Anthony has a very go-with-the-flow mindset, determined to work hard, but also not falter when complications arise. She advises people to expect acceptions and rejections and take life day by day.
“It’s not just a straight shot. I got rejected from a position in the same organization that I’m president of now,” Anthony said. “I don’t think I would be president if I got the first position. It’s not always easy. There’s definitely hard days.”
Geisel also focuses on rationalizing when stressed, explaining how this is still currently a period of growth and learning.
“Students should realize that it’s OK to not have everything together, it’s OK to not have the answers and to be struggling,” Geisel said. “Just to realize that we are all people and that you don’t need to be perfect all the time.”
Gibbard, describing herself as more introverted, learned to be herself instead of giving into the pressure mindset.

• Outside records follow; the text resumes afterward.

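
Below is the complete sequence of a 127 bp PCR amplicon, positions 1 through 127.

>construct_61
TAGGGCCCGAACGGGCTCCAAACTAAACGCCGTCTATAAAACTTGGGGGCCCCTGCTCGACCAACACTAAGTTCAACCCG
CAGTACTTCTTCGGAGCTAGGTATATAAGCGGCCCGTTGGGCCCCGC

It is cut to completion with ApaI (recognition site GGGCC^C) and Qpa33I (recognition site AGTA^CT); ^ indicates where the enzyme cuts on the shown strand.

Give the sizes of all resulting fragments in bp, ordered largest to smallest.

44, 38, 34, 7, 4 bp

ApaI sites (GGGCCC) start at positions 3, 47, 119.
ApaI cuts after base 5 of each site (before the last base), so after positions 7, 51, 123.
The Qpa33I site (AGTACT) starts at position 82.
Qpa33I cuts after base 4 of each site, so after position 85.
Combined cut positions: 7, 51, 85, 123.
Linear molecule, 4 cuts → 5 fragments:
  1–7 → 7 bp
  8–51 → 44 bp
  52–85 → 34 bp
  86–123 → 38 bp
  124–127 → 4 bp
Sorted largest to smallest: 44, 38, 34, 7, 4 bp.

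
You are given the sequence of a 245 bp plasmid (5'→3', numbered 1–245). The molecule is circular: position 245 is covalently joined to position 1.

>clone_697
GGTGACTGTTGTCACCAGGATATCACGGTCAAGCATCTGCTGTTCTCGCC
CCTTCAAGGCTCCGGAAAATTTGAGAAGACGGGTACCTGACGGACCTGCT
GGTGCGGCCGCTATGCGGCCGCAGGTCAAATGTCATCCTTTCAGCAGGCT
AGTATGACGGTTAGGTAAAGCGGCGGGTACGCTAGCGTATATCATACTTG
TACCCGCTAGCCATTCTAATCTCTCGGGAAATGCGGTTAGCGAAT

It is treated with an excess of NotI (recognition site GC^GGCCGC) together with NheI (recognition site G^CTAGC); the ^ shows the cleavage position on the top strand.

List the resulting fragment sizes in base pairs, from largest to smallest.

144, 65, 25, 11 bp

NotI sites (GCGGCCGC) start at positions 104, 115.
NotI cuts after base 2 of each site, so after positions 105, 116.
NheI sites (GCTAGC) start at positions 181, 206.
NheI cuts after the first base of each site, so after positions 181, 206.
Combined cut positions: 105, 116, 181, 206.
Circular molecule, 4 cuts → 4 fragments:
  106–116 → 11 bp
  117–181 → 65 bp
  182–206 → 25 bp
  207–245 then 1–105 → 39 + 105 = 144 bp
Sorted largest to smallest: 144, 65, 25, 11 bp.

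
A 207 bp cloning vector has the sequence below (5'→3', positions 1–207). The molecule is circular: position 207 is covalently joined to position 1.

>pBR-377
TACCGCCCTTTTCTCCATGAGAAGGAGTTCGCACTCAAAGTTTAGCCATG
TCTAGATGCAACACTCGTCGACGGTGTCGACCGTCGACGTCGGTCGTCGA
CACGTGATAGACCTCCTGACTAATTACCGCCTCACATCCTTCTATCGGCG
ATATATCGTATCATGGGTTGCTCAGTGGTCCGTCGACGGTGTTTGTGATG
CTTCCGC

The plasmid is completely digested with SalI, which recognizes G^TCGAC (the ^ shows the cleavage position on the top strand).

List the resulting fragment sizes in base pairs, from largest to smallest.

SalI sites (GTCGAC) start at positions 67, 76, 83, 96, 182.
SalI cuts after the first base of each site, so after positions 67, 76, 83, 96, 182.
Circular molecule, 5 cuts → 5 fragments:
  68–76 → 9 bp
  77–83 → 7 bp
  84–96 → 13 bp
  97–182 → 86 bp
  183–207 then 1–67 → 25 + 67 = 92 bp
Sorted largest to smallest: 92, 86, 13, 9, 7 bp.

92, 86, 13, 9, 7 bp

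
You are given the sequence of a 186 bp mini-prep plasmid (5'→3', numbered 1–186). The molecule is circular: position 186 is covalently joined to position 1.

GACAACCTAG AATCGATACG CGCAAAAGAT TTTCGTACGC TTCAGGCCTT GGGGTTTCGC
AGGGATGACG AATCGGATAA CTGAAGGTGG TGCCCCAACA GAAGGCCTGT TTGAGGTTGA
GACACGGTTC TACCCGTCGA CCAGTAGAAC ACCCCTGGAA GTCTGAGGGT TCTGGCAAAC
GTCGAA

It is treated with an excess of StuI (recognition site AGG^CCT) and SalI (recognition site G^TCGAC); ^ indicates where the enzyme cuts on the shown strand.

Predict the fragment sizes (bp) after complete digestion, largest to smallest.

StuI sites (AGGCCT) start at positions 44, 103.
StuI cuts after base 3 of each site, so after positions 46, 105.
The SalI site (GTCGAC) starts at position 136.
SalI cuts after the first base of each site, so after position 136.
Combined cut positions: 46, 105, 136.
Circular molecule, 3 cuts → 3 fragments:
  47–105 → 59 bp
  106–136 → 31 bp
  137–186 then 1–46 → 50 + 46 = 96 bp
Sorted largest to smallest: 96, 59, 31 bp.

96, 59, 31 bp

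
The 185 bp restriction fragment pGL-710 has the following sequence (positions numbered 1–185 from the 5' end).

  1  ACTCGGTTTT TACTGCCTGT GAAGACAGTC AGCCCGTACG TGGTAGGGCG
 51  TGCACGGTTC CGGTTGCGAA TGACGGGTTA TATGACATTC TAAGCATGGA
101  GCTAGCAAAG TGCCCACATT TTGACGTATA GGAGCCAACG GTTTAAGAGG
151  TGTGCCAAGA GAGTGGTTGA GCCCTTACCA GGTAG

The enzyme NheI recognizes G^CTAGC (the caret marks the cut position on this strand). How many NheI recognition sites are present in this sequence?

1

GCTAGC occurs starting at position 101.
NheI cuts at 1 site.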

As she became president of UPUA, Gibbard found herself losing touch with her members and becoming no longer relatable.
“When you work, it might not feel like it’s speaking for itself, but it totally does,” Gibbard said. “People love people who commit to their work and are committed to getting things done. It’s not healthy for people to be wrapped up in the drama of student organizations.”
Imposter syndrome is an epidemic that prevents growth and excellence. However, the situation isn’t hopeless. Insecurity thrives in silence, and the only way to subdue it is to bring it out into the light.
“You’ll probably go through it multiple times in your life, it’s like that saying, ‘Get comfortable with being uncomfortable,'” Anthony said.